# Office christmas party



## Bob Hubbard (Dec 11, 2009)

*OFFICE CHRISTMAS PARTY*​December 1 
TO: ALL EMPLOYEES 
I'm happy to inform you that the company Christmas Party will take place on December 23rd at Luigi's Open Pit Barbecue. There will be lots of spiked eggnog and a small band playing traditional carols...feel free to sing along. And don't be surprised if our CEO shows up dressed as Santa Claus to light the Christmas tree! Exchange of gifts among employees can be done at that time; however, no gift should be over $10. Merry Christmas to you and your family.​ Patty Lewis
Human Resources Director​ ---------------------------------------------- 
December 2nd 
 TO: ALL EMPLOYEES 
In no way was yesterday's memo intended to exclude our Jewish employees.  We recognize that, Hanukkah is an important holiday that often coincides with Christmas (though unfortunately not this year). However, from now on we're calling it our "Holiday Party." The same policy applies to employees who are celebrating Kwanzaa at this time. There will be no Christmas tree and no Christmas carols sung. Happy Holidays to you and your family.​ Patty Lewis
Human Resources Director​ ---------------------------------------------- 
December 3rd 
 TO: ALL EMPLOYEES 
Regarding the anonymous note I received from a member of Alcoholics Anonymous requesting a non-drinking table, I'm happy to accommodate this request, but, don't forget, if I put a sign on the table that reads, "AA Only," you won't be anonymous anymore. In addition, forget about the gifts exchange-no gifts will be allowed since the union members feel that $10 is too much money.​ Patty Lewis
Human Researchers Director​ ---------------------------------------------- 
December 7th 
 TO: ALL EMPLOYEES 
I've arranged for members of Overeaters Anonymous to sit farthest from the dessert buffet and pregnant women closest to the restrooms. Gays are allowed to sit with each other. Lesbians do not have to sit with the gay men; each will have their table. Yes, there will be a flower arrangement for the gay men's table. Happy now?​ Patty Lewis
Human Racehorses Director​ ---------------------------------------------- 
December 9th 
 TO: ALL EMPLOYEES 
People! People!  Nothing sinister was intended by wanting our CEO to play Santa Claus! Even if the anagram of "Santa" does happen to be "Satan," there is no evil connotation to our own "little man in a red suit." ​ Patty Lewis
Human Ratraces​ ---------------------------------------------- 
December 10th 
 TO: ALL EMPLOYEES 
Vegetarians!  I've had it with you people!! We're going to hold this party at Luigi's Open Pit whether you like it or not, you can just sit at the table farthest from the "grill of death," as you put it, and you'll get salad bar only, including hydroponic tomatoes. But, you know, tomatoes have feelings, too. They scream when you slice them. I've heard them scream. I'm hearing them right now...Ha! I hope you all have a rotten holiday! Drive drunk and die, you hear me?​ The ***** from Hell​ ---------------------------------------------- 
December 14th 
 TO: ALL EMPLOYEES 
I'm sure I speak for all of us in wishing Patty Lewis a speedy recovery from her stress-related illness. I'll continue to forward your cards to her at the sanitarium. In the meantime, management has decided to cancel our Holiday Party and give everyone the afternoon of 
the 23rd off with full pay.​ Happy Holidays! 
Terri Bishop
Acting Human Resources Director​


----------



## TKDHomeSchooler (Dec 12, 2009)

I think I know Patty, lol


----------



## MA-Caver (Dec 12, 2009)

See what the hell our world has come to?? 

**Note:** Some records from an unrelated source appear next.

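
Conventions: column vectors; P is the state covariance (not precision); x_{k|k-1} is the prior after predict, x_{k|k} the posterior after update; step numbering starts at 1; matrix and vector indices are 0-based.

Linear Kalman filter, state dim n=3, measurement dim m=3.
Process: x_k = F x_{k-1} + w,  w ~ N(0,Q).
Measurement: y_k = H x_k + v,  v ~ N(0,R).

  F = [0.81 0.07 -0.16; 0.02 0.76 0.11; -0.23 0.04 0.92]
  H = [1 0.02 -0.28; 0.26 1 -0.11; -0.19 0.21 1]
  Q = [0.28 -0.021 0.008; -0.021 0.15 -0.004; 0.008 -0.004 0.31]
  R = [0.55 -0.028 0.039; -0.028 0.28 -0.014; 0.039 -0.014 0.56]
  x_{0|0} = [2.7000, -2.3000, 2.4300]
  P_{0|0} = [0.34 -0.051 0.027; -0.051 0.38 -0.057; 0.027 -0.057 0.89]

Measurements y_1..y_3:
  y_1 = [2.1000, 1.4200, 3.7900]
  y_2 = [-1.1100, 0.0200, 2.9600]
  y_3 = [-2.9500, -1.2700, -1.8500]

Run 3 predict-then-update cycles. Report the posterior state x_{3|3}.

step 1: x^-=[1.6372, -1.4267, 1.5226]  P^-=[0.5162 -0.0336 -0.1683; -0.0336 0.3694 0.0646; -0.1683 0.0646 1.0672]  S=[1.2422 0.1252 -0.5430; 0.1252 0.6752 -0.0589; -0.5430 -0.0589 1.7559]  K=[0.4357 0.0941 -0.0178; -0.0524 0.5410 0.0866; -0.1062 -0.0710 0.5985]  nu=[0.9177, 2.5885, 2.8781]  x^+=[2.2292, 0.1747, 2.9637]  P^+=[0.2550 -0.0449 0.0636; -0.0449 0.1630 -0.0039; 0.0636 -0.0039 0.3449]
step 2: x^-=[1.3437, 0.5034, 2.2209]  P^-=[0.4354 -0.0361 -0.0411; -0.0361 0.2467 0.0393; -0.0411 0.0393 0.5893]  S=[1.0529 0.0684 -0.2599; 0.0684 0.5382 -0.0168; -0.2599 -0.0168 1.2109]  K=[0.4128 0.0986 -0.0185; -0.0499 0.4416 0.0763; -0.0728 -0.0429 0.4837]  nu=[-1.8419, -0.5885, 0.8887]  x^+=[0.5088, 0.4033, 2.8101]  P^+=[0.2407 -0.0398 0.0585; -0.0398 0.1342 -0.0011; 0.0585 -0.0011 0.2800]
step 3: x^-=[-0.0093, 0.6258, 2.4844]  P^-=[0.4261 -0.0343 -0.0327; -0.0343 0.2299 0.0330; -0.0327 0.0330 0.5358]  S=[1.0348 0.0661 -0.2338; 0.0661 0.5219 -0.0180; -0.2338 -0.0180 1.1504]  K=[0.4089 0.1010 -0.0204; -0.0483 0.4250 0.0732; -0.0688 -0.0413 0.4626]  nu=[-2.2576, -1.6201, -4.4675]  x^+=[-1.0051, -0.2808, 0.6399]  P^+=[0.2379 -0.0385 0.0564; -0.0385 0.1292 -0.0013; 0.0564 -0.0013 0.2679]

x_post = [-1.0051, -0.2808, 0.6399]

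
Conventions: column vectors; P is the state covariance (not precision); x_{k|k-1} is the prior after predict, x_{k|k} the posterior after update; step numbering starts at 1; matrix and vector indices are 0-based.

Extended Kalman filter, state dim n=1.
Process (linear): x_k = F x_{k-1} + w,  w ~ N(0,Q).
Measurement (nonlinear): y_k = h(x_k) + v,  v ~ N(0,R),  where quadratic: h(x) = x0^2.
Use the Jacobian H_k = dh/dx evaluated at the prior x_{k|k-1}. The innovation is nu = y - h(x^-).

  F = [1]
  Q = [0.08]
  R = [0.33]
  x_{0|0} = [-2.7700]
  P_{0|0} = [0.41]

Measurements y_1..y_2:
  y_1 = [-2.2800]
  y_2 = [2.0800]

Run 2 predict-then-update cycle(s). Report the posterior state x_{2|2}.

step 1: x^-=[-2.7700]  P^-=[0.4900]  H_jac=[-5.5400]  S=[15.3689]  K=[-0.1766]  nu=[-9.9529]  x^+=[-1.0120]  P^+=[0.0105]
step 2: x^-=[-1.0120]  P^-=[0.0905]  H_jac=[-2.0240]  S=[0.7008]  K=[-0.2614]  nu=[1.0558]  x^+=[-1.2880]  P^+=[0.0426]

x_post = [-1.2880]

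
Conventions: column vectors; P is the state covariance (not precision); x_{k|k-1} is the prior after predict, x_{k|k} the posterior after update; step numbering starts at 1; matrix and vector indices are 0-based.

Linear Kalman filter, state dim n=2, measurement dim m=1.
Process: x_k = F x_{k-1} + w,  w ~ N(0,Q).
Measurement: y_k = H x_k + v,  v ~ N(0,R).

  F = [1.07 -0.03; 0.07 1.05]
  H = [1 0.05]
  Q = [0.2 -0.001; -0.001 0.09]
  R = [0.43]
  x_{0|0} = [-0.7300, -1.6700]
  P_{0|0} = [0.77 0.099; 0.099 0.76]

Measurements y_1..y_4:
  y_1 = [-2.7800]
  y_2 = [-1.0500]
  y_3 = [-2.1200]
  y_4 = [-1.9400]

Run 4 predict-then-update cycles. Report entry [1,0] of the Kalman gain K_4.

K[1,0] = -0.0167

step 1: x^-=[-0.7310, -1.8046]  P^-=[1.0759 0.1438; 0.1438 0.9462]  S=[1.5226]  K=[0.7113; 0.1255]  nu=[-1.9588]  x^+=[-2.1243, -2.0504]  P^+=[0.3055 0.0078; 0.0078 0.9223]
step 2: x^-=[-2.2115, -2.3016]  P^-=[0.5501 0.0016; 0.0016 1.1094]  S=[0.9830]  K=[0.5597; 0.0581]  nu=[1.2766]  x^+=[-1.4971, -2.2275]  P^+=[0.2422 -0.0303; -0.0303 1.1061]
step 3: x^-=[-1.5350, -2.4436]  P^-=[0.4802 -0.0517; -0.0517 1.3062]  S=[0.9083]  K=[0.5258; 0.0150]  nu=[-0.4628]  x^+=[-1.7784, -2.4506]  P^+=[0.2291 -0.0589; -0.0589 1.3060]
step 4: x^-=[-1.8293, -2.6976]  P^-=[0.4672 -0.0910; -0.0910 1.5224]  S=[0.8919]  K=[0.5187; -0.0167]  nu=[0.0242]  x^+=[-1.8168, -2.6980]  P^+=[0.2272 -0.0833; -0.0833 1.5221]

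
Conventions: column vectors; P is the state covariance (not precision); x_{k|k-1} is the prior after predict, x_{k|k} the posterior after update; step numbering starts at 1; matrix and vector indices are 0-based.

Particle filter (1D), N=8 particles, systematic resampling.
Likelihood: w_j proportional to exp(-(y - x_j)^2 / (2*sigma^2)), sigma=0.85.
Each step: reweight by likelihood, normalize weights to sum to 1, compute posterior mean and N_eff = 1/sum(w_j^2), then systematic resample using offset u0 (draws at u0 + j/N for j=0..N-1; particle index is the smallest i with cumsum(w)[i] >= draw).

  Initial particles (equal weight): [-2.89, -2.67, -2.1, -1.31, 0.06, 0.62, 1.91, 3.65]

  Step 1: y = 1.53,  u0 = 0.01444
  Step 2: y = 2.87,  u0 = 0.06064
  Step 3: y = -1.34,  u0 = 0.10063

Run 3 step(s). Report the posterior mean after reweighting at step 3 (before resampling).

post_mean = 1.9100

step 1: w=[0.0000, 0.0000, 0.0001, 0.0022, 0.1287, 0.3238, 0.5197, 0.0256]  mean=1.2915  Neff=2.5503  idx=[4, 5, 5, 5, 6, 6, 6, 6]
step 2: w=[0.0019, 0.0136, 0.0136, 0.0136, 0.2393, 0.2393, 0.2393, 0.2393]  mean=1.8537  Neff=4.3550  idx=[4, 4, 5, 5, 6, 6, 7, 7]
step 3: w=[0.1250, 0.1250, 0.1250, 0.1250, 0.1250, 0.1250, 0.1250, 0.1250]  mean=1.9100  Neff=8.0000  idx=[0, 1, 2, 3, 4, 5, 6, 7]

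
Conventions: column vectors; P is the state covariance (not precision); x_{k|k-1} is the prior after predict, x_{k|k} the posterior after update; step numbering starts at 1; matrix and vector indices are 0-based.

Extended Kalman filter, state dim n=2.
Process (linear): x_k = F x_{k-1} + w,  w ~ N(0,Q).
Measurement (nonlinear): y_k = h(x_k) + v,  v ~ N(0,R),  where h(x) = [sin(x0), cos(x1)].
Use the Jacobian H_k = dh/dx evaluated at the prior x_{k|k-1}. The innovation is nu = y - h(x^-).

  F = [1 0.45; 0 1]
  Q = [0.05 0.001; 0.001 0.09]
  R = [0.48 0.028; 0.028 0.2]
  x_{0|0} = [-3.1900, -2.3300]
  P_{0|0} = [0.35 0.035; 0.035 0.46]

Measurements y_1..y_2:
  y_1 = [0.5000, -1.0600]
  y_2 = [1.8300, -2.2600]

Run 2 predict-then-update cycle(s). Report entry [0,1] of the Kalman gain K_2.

step 1: x^-=[-4.2385, -2.3300]  P^-=[0.5246 0.2430; 0.2430 0.5500]  H_jac=[-0.4564 0.0000; 0.0000 0.7254]  S=[0.5893 -0.0524; -0.0524 0.4894]  K=[-0.3779 0.3197; -0.1168 0.8027]  nu=[-0.3898, -0.3717]  x^+=[-4.2100, -2.5828]  P^+=[0.3778 0.0736; 0.0736 0.2168]
step 2: x^-=[-5.3723, -2.5828]  P^-=[0.5379 0.1721; 0.1721 0.3068]  H_jac=[0.6130 0.0000; 0.0000 0.5302]  S=[0.6822 0.0839; 0.0839 0.2862]  K=[0.4608 0.1837; 0.0879 0.5425]  nu=[1.0399, -1.4121]  x^+=[-5.1524, -3.2574]  P^+=[0.3692 0.0936; 0.0936 0.2093]

K[0,1] = 0.1837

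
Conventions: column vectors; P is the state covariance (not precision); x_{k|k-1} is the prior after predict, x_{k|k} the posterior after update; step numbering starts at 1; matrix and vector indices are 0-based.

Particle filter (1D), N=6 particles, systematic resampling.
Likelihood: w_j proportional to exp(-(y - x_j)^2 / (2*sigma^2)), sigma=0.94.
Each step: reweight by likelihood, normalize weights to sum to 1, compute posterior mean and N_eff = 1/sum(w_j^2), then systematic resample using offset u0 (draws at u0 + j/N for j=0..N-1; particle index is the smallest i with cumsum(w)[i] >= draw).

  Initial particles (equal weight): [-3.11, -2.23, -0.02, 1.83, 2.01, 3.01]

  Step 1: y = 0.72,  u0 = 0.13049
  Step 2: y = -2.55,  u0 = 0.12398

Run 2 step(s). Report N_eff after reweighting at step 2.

N_eff = 2.0040

step 1: w=[0.0001, 0.0043, 0.4365, 0.2963, 0.2321, 0.0306]  mean=1.0820  Neff=3.0014  idx=[2, 2, 3, 3, 4, 4]
step 2: w=[0.4995, 0.4995, 0.0004, 0.0004, 0.0001, 0.0001]  mean=-0.0181  Neff=2.0040  idx=[0, 0, 0, 1, 1, 1]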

Gimme the good ole days when bigots were bigots and people laughed at Archie Bunker.


----------



## TKDHomeSchooler (Dec 12, 2009)

MA-Caver said:


> Gimme the good ole days when bigots were bigots and people laughed at Archie Bunker.



Those were the days...  (Read in Archie's NY accent).


----------



## xfighter88 (Dec 13, 2009)

on a related note has anyone seen the south park episode about the non offensive christmas?


----------



## Cryozombie (Dec 13, 2009)

MA-Caver said:


> See what the hell our world has come to??
> 
> Gimme the good ole days when bigots were bigots and people laughed at Archie Bunker.


 
Thanks to the Interwebz I can still laugh at Archie Bunker.


----------